A Woman with Leprosy Was the Most Important Spy in the Fight for the Philippines

Josefina "Joey" Guerrero delivered critical information on Japanese defenses in Manila to the United States.

When Josefina Guerrero was diagnosed with Hansen's disease -- more commonly known as leprosy -- it looked like her life was over. Her daughter was taken away, and her husband moved out of their home. For a while, she kept up with the treatment necessary to prevent the telltale lesions from her skin. When the Japanese invaded the Philippines, she could no longer access her medication.

As the disease began to advance, Guerrero decided she would not merely die in pain; she was going to live with honor. The Americans and local defense forces were overrun, and her country was occupied by cruel overseers. She wanted to be part of the greater good, so she joined the Philippine Resistance. She was going to become a spy, and would be critical in the recapture of Manila.

Known as Joey, Guerrero's life before the war was as good as she could hope. She had a 2-year-old and married into one of the country's most prestigious families. After her diagnosis in 1941, that all changed. Leprosy was thought to be highly contagious, which is not true. Most exposed to leprosy bacteria never develop the disease. Treatments at the time weren't medically effective, but they could keep the skin ailments at bay.

Japan occupied Manila in January 1942, cutting Guerrero off from what treatments she did have. Those suffering from leprosy in Manila were forced to wear a bell and announce themselves as "unclean." While this might have been devastating to your average Filipino civilian, for Guerrero, it was her ace in the hole.

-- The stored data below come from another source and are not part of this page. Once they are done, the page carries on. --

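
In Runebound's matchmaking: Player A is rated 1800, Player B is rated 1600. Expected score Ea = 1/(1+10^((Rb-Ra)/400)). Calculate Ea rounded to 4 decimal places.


Elo expected score: Ea = 1/(1 + 10^((Rb-Ra)/400))
Rb - Ra = 1600 - 1800 = -200
(Rb-Ra)/400 = -200/400 = -0.5
10^-0.5 = 0.316228
Ea = 1/(1 + 0.316228) = 1/1.316228 = 0.7597

0.7597


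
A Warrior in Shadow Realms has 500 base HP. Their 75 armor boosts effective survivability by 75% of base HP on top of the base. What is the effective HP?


EHP = 500 * (1 + 75/100)
= 500 * (1 + 0.75)
= 500 * 1.75
= 875.0

875.0 EHP


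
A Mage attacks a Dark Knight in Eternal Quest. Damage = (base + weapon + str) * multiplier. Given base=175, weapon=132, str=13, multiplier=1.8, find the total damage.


Sum base + weapon + str = 175 + 132 + 13 = 320
Multiply by 1.8:
320 * 1.8 = 576.0

576.0 damage


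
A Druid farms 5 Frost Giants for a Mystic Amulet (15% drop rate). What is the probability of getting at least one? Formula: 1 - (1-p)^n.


P(at least one) = 1 - P(none) = 1 - (1-p)^n
p = 15/100 = 0.15
1 - p = 0.85
(1 - p)^5 = 0.85^5 = 0.443705
P(at least one) = 1 - 0.443705 = 0.5563

0.5563


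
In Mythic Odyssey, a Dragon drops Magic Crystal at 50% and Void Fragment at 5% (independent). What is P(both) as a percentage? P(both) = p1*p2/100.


For independent events, P(both) = P(A) * P(B)
= 50% * 5%
= 250 / 100 %
= 2.5%

2.5%


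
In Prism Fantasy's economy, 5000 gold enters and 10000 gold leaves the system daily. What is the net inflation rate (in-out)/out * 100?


Net gold = 5000 - 10000 = -5000
Inflation rate = net / sunk * 100 = -5000 / 10000 * 100
= -0.5 * 100
= -50.00%

-50.00%


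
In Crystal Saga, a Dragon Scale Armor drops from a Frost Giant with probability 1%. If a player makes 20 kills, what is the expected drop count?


Expected drops = kills * (drop_rate / 100)
= 20 * (1 / 100)
= 20 * 0.01
= 0.2

0.2 drops


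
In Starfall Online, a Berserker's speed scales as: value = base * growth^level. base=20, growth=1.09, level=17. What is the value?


value = base * growth^level
= 20 * 1.09^17
= 20 * 4.327633
= 86.55

86.55 speed


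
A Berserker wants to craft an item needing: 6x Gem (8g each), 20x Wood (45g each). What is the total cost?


Cost breakdown:
  Gem: 6 * 8 = 48
  Wood: 20 * 45 = 900
Total = 48 + 900 = 948

948 gold


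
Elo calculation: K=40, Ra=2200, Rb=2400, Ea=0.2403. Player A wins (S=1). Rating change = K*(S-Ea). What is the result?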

U.S. and Filipino soldiers and sailors surrendering to Japanese forces at Corregidor. Filipino civilians were treated harshly by Japanese occupiers. (National Archives)

She began by reporting the troop movements and appearance of Japanese troops near her home. Eventually, she became a courier for the resistance, moving messages and information between units. At first, Japanese soldiers were aggressive with her, forcing her to hide the messages she carried. As her disease progressed, that began to change.

She had taken to wearing a veil, and when the occupiers started to conduct the usual full-body search, she lifted the veil, revealing her lesions. After she announced herself as "unclean," the enemy troops would send her on her way.

Emboldened, Guerrero began transporting weapons and supplies to resistance fighters and mapping out Japanese fortifications and machine-gun nests. It was one of Joey Guerrero's maps the Americans used to bomb fortifications in Manila Harbor on Sept. 21, 1944.

The very next month, the U.S. Army landed in Leyte to begin the recapture of the islands from Japanese occupation. In December 1944 and January 1945, U.S. troops landed on Luzon. In the last week of January, the Americans had retaken nearby Clark Field and landed paratroopers from the 11th Airborne south of the city.

The 1st Cavalry Division was 35 miles to the north of Manila, part of a pincer movement to pressure the Japanese defenders. Japanese resistance was stiffening, however, and between the Americans in the north and the city were massive minefields preventing the American advance.

Joey Guerrero was going to take a map of the mines to the American headquarters in Calumpit. She had no idea where it was, but she taped the map to her back and started walking. Despite Japanese checkpoints and guards everywhere, she walked 25 miles to the city of Malolos undisturbed. From there, she took a boat around the combat zone and dodged river pirates before walking the rest of the way.

When she arrived, she discovered the Americans had advanced to Malolos. So she doubled back to deliver it to an officer of the 37th Infantry Division. She was so exhausted, she could barely move, but the Americans were free to advance on Manila through the minefields. Guerrero advanced with them, caring for the wounded and taking children to safety.

Citizens of Manila run for safety from suburbs burned by Japanese soldiers, February 10, 1945. (Department of Defense)

The city was devastated in the battle, but the Americans pushed the Japanese out. After the fighting ended, Guerrero was exiled to a leprosarium 15 miles away. Conditions were terrible, so she did her best to clean it up and shine a light on the plight of those suffering there. A letter she wrote to a friend in the U.S. led to an exposé on the leprosarium -- and its eventual cleanup.

Through the exposé, Guerrero learned about advances in treating her disease, and in 1948, she was admitted to the United States to undergo the new treatment. She was the first foreigner with leprosy ever given a visa to the U.S. The publicity from this notable first led to a story about her wartime exploits in Time magazine.

For these exploits, she received the Medal of Freedom with Silver Palm, a decoration created by President Harry Truman to honor foreign civilians who resisted occupation and helped save American lives.

Josefina Guerrero receives the Medal of Freedom for saving the lives of U.S. troops in the Philippines. (Alaska State Library & Archives)

By 1948, her disease had advanced so much that it would take nine years of treatment to fully cure. After being discharged in 1957, she had trouble finding a job and faced deportation back to the Philippines. World War II veterans and members of the press rallied to her cause, pressing for permanent residency and citizenship. She became an American citizen in 1967 and spent the rest of her life in the U.S., where she advocated for the destigmatization of leprosy.